Accor SA rose the most in 3 1/2 months in Paris trading as Europe’s largest hotelier forecast 65 percent growth in full-year operating profit, helped by sales gains at its higher-priced lodgings.
The shares gained as much as 6.9 percent to 25.13 euros, the biggest intraday jump since May 10.
Earnings before interest and taxes this year will total 370 million euros ($470 million) to 390 million euros, increasing from 236 million euros in 2009, Accor said today. The first-half net loss narrowed and revenue per available room increased, said the hotelier, whose brands include Motel 6, Ibis and Sofitel.
“Consensus forecasts should rise considerably on the back of results and guidance,” Vicki Lee, an analyst at Barclays Capital in London, said in a report today, adding that Accor’s forecast is 27 percent higher than analysts’ estimates.
The lodging industry has raised occupancy rates and prices this year as it recovers from the recession that deterred vacationers and led companies to cut travel budgets, according to researcher STR Global. Accor said profit will be helped by spending cuts and a rebound in sales, led by growth in Europe.
“July was very good and August is looking good as well,” Chief Executive Officer Gilles Pelisson said today on a conference call. Accor can’t specify a forecast for the second half amid an “uncertain” economic environment, he said.
The shares were up 3.9 percent as of 10:40 a.m. in Paris trading. They have fallen 1.8 percent this year, valuing the Evry, France-based company at 5.56 billion euros. That compares with InterContinental Hotels Group Plc’s 14 percent gain.
The net loss on a pro-forma basis narrowed to 64 million euros from 236 million euros a year earlier, Accor said. Excluding costs and taxes from spinning off the former Edenred voucher-service unit, net income was 12 million euros, it said.
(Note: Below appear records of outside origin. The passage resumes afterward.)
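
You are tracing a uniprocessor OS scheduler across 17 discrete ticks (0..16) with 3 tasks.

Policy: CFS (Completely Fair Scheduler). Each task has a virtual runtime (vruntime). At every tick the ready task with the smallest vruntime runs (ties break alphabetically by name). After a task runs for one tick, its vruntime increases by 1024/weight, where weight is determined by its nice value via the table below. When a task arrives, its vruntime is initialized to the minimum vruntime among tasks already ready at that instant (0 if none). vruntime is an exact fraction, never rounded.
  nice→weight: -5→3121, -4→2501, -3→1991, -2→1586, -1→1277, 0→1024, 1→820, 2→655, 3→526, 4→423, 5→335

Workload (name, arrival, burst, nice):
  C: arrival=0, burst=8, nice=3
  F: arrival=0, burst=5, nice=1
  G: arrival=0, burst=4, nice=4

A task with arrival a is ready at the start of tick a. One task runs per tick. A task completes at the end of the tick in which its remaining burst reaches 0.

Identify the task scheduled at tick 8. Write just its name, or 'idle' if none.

running at tick 8 = C

t=0: vr[C=0 F=0 G=0] → run C
t=1: vr[C=512/263 F=0 G=0] → run F
t=2: vr[C=512/263 F=256/205 G=0] → run G
t=3: vr[C=512/263 F=256/205 G=1024/423] → run F
t=4: vr[C=512/263 F=512/205 G=1024/423] → run C
t=5: vr[C=1024/263 F=512/205 G=1024/423] → run G
t=6: vr[C=1024/263 F=512/205 G=2048/423] → run F
t=7: vr[C=1024/263 F=768/205 G=2048/423] → run F
t=8: vr[C=1024/263 F=1024/205 G=2048/423] → run C
t=9: vr[C=1536/263 F=1024/205 G=2048/423] → run G
t=10: vr[C=1536/263 F=1024/205 G=1024/141] → run F
t=11: vr[C=1536/263 G=1024/141] → run C
t=12: vr[C=2048/263 G=1024/141] → run G
t=13: vr[C=2048/263] → run C
t=14: vr[C=2560/263] → run C
t=15: vr[C=3072/263] → run C
t=16: vr[C=3584/263] → run C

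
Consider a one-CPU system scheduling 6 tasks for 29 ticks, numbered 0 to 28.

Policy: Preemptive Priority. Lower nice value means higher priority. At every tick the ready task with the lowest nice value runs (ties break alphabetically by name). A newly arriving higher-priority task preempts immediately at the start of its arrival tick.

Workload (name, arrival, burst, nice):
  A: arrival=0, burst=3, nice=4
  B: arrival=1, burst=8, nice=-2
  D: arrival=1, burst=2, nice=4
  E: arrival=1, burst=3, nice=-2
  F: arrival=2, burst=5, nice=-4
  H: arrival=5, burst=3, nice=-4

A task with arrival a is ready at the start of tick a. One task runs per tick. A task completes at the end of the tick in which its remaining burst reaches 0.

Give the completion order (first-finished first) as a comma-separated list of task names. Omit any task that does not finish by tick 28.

completion order = F, H, B, E, A, D

t=0: ready={A} → run A
t=1: ready={A,B,D,E} → run B
t=2: ready={A,B,D,E,F} → run F
t=3: ready={A,B,D,E,F} → run F
t=4: ready={A,B,D,E,F} → run F
t=5: ready={A,B,D,E,F,H} → run F
t=6: ready={A,B,D,E,F,H} → run F
t=7: ready={A,B,D,E,H} → run H
t=8: ready={A,B,D,E,H} → run H
t=9: ready={A,B,D,E,H} → run H
t=10: ready={A,B,D,E} → run B
t=11: ready={A,B,D,E} → run B
t=12: ready={A,B,D,E} → run B
t=13: ready={A,B,D,E} → run B
t=14: ready={A,B,D,E} → run B
t=15: ready={A,B,D,E} → run B
t=16: ready={A,B,D,E} → run B
t=17: ready={A,D,E} → run E
t=18: ready={A,D,E} → run E
t=19: ready={A,D,E} → run E
t=20: ready={A,D} → run A
t=21: ready={A,D} → run A
t=22: ready={D} → run D
t=23: ready={D} → run D
t=24: (idle)
t=25: (idle)
t=26: (idle)
t=27: (idle)
t=28: (idle)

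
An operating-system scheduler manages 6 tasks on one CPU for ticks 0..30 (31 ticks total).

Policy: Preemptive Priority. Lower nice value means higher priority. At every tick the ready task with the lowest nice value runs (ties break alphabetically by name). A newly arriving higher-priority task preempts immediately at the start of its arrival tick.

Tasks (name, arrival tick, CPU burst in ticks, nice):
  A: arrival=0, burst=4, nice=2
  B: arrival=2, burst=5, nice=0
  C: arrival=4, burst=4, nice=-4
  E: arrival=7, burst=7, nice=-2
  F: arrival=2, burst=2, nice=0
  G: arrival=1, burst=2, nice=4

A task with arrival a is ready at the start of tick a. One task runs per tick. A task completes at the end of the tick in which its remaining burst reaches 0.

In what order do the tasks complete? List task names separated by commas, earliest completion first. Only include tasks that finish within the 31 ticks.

t=0: ready={A} → run A
t=1: ready={A,G} → run A
t=2: ready={A,B,F,G} → run B
t=3: ready={A,B,F,G} → run B
t=4: ready={A,B,C,F,G} → run C
t=5: ready={A,B,C,F,G} → run C
t=6: ready={A,B,C,F,G} → run C
t=7: ready={A,B,C,E,F,G} → run C
t=8: ready={A,B,E,F,G} → run E
t=9: ready={A,B,E,F,G} → run E
t=10: ready={A,B,E,F,G} → run E
t=11: ready={A,B,E,F,G} → run E
t=12: ready={A,B,E,F,G} → run E
t=13: ready={A,B,E,F,G} → run E
t=14: ready={A,B,E,F,G} → run E
t=15: ready={A,B,F,G} → run B
t=16: ready={A,B,F,G} → run B
t=17: ready={A,B,F,G} → run B
t=18: ready={A,F,G} → run F
t=19: ready={A,F,G} → run F
t=20: ready={A,G} → run A
t=21: ready={A,G} → run A
t=22: ready={G} → run G
t=23: ready={G} → run G
t=24: (idle)
t=25: (idle)
t=26: (idle)
t=27: (idle)
t=28: (idle)
t=29: (idle)
t=30: (idle)

completion order = C, E, B, F, A, G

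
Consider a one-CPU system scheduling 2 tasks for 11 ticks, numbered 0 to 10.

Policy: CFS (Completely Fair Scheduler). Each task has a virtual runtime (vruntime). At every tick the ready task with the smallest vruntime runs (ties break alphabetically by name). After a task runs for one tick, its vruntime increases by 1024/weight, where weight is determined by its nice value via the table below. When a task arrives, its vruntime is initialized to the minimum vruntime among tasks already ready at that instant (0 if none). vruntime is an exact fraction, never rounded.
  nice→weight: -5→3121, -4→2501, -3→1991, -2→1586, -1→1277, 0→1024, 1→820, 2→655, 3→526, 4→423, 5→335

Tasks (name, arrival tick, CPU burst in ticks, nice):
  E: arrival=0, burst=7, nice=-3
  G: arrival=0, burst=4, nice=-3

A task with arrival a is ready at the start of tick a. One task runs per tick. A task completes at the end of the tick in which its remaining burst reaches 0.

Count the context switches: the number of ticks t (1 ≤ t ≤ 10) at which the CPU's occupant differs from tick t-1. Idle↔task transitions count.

context switches = 8

t=0: vr[E=0 G=0] → run E
t=1: vr[E=1024/1991 G=0] → run G
t=2: vr[E=1024/1991 G=1024/1991] → run E
t=3: vr[E=2048/1991 G=1024/1991] → run G
t=4: vr[E=2048/1991 G=2048/1991] → run E
t=5: vr[E=3072/1991 G=2048/1991] → run G
t=6: vr[E=3072/1991 G=3072/1991] → run E
t=7: vr[E=4096/1991 G=3072/1991] → run G
t=8: vr[E=4096/1991] → run E
t=9: vr[E=5120/1991] → run E
t=10: vr[E=6144/1991] → run E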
The operating-profit forecast excludes casino operator Groupe Lucien Barriere and Cie. des Wagons-Lits train sleeping- car unit, which the company plans to sell. Accor owns 49 percent of Barriere and is waiting to receive valuations regarding an initial public offering of the business, said Pelisson. The company is under no pressure to sell after disposing of real estate, he said.
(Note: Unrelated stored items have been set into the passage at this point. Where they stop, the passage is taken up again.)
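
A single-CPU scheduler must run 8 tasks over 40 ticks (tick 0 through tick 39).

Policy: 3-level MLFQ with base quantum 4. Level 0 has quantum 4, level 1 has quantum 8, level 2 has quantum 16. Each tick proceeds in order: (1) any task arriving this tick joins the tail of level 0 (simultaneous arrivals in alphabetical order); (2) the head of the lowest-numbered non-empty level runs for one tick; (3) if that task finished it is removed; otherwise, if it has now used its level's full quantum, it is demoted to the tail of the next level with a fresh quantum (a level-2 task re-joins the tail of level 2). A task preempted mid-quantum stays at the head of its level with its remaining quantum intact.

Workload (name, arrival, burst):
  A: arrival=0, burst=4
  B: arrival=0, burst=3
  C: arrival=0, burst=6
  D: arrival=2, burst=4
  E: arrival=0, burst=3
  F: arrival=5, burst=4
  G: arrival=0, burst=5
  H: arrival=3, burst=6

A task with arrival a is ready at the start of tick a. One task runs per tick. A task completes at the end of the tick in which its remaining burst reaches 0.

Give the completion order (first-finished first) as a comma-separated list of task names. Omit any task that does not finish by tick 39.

completion order = A, B, E, D, F, C, G, H

t=0: L0/L1/L2 = ABCEG/-/- → run A
t=1: L0/L1/L2 = ABCEG/-/- → run A
t=2: L0/L1/L2 = ABCEGD/-/- → run A
t=3: L0/L1/L2 = ABCEGDH/-/- → run A
t=4: L0/L1/L2 = BCEGDH/-/- → run B
t=5: L0/L1/L2 = BCEGDHF/-/- → run B
t=6: L0/L1/L2 = BCEGDHF/-/- → run B
t=7: L0/L1/L2 = CEGDHF/-/- → run C
t=8: L0/L1/L2 = CEGDHF/-/- → run C
t=9: L0/L1/L2 = CEGDHF/-/- → run C
t=10: L0/L1/L2 = CEGDHF/-/- → run C
t=11: L0/L1/L2 = EGDHF/C/- → run E
t=12: L0/L1/L2 = EGDHF/C/- → run E
t=13: L0/L1/L2 = EGDHF/C/- → run E
t=14: L0/L1/L2 = GDHF/C/- → run G
t=15: L0/L1/L2 = GDHF/C/- → run G
t=16: L0/L1/L2 = GDHF/C/- → run G
t=17: L0/L1/L2 = GDHF/C/- → run G
t=18: L0/L1/L2 = DHF/CG/- → run D
t=19: L0/L1/L2 = DHF/CG/- → run D
t=20: L0/L1/L2 = DHF/CG/- → run D
t=21: L0/L1/L2 = DHF/CG/- → run D
t=22: L0/L1/L2 = HF/CG/- → run H
t=23: L0/L1/L2 = HF/CG/- → run H
t=24: L0/L1/L2 = HF/CG/- → run H
t=25: L0/L1/L2 = HF/CG/- → run H
t=26: L0/L1/L2 = F/CGH/- → run F
t=27: L0/L1/L2 = F/CGH/- → run F
t=28: L0/L1/L2 = F/CGH/- → run F
t=29: L0/L1/L2 = F/CGH/- → run F
t=30: L0/L1/L2 = -/CGH/- → run C
t=31: L0/L1/L2 = -/CGH/- → run C
t=32: L0/L1/L2 = -/GH/- → run G
t=33: L0/L1/L2 = -/H/- → run H
t=34: L0/L1/L2 = -/H/- → run H
t=35: (idle)
t=36: (idle)
t=37: (idle)
t=38: (idle)
t=39: (idle)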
Revenue per available room at Accor’s upscale and midscale hotel divisions in Europe rose 14 percent in July, accelerating from a first-half increase of 7.1 percent. The economy brands’ revenue per room rose by 5.6 percent in July in Europe, compared with 3 percent growth in the first half, and by 5.2 percent in the U.S., versus a 4.2 percent drop in the first six months.
Accor aims to sell some hotels to cut debt while obtaining 80 percent of its new rooms through management contracts and franchises, following a strategy adopted by InterContinental. About 40 percent of Accor’s hotels are owned and leased.
The French company opened 93 hotels in the first half, most in Europe and Asia. More than 200 hotels, or over 26,000 rooms, are scheduled to open this year and the company has a pipeline of 102,000 rooms by 2013.
Accor also said it plans to speed up asset disposals and reduce net debt by as much as 650 million euros this year.
Divisions of Credit Agricole SA, France’s biggest bank by branches, and real-estate manager Fonciere des Regions SA will buy 48 hotels in Europe from Accor for 367 million euros under the property-sale program, the company said on Aug. 23. Accor will continue to run the hotels.
First-half revenue rose 6.1 percent to 2.85 billion euros, Accor said on July 20.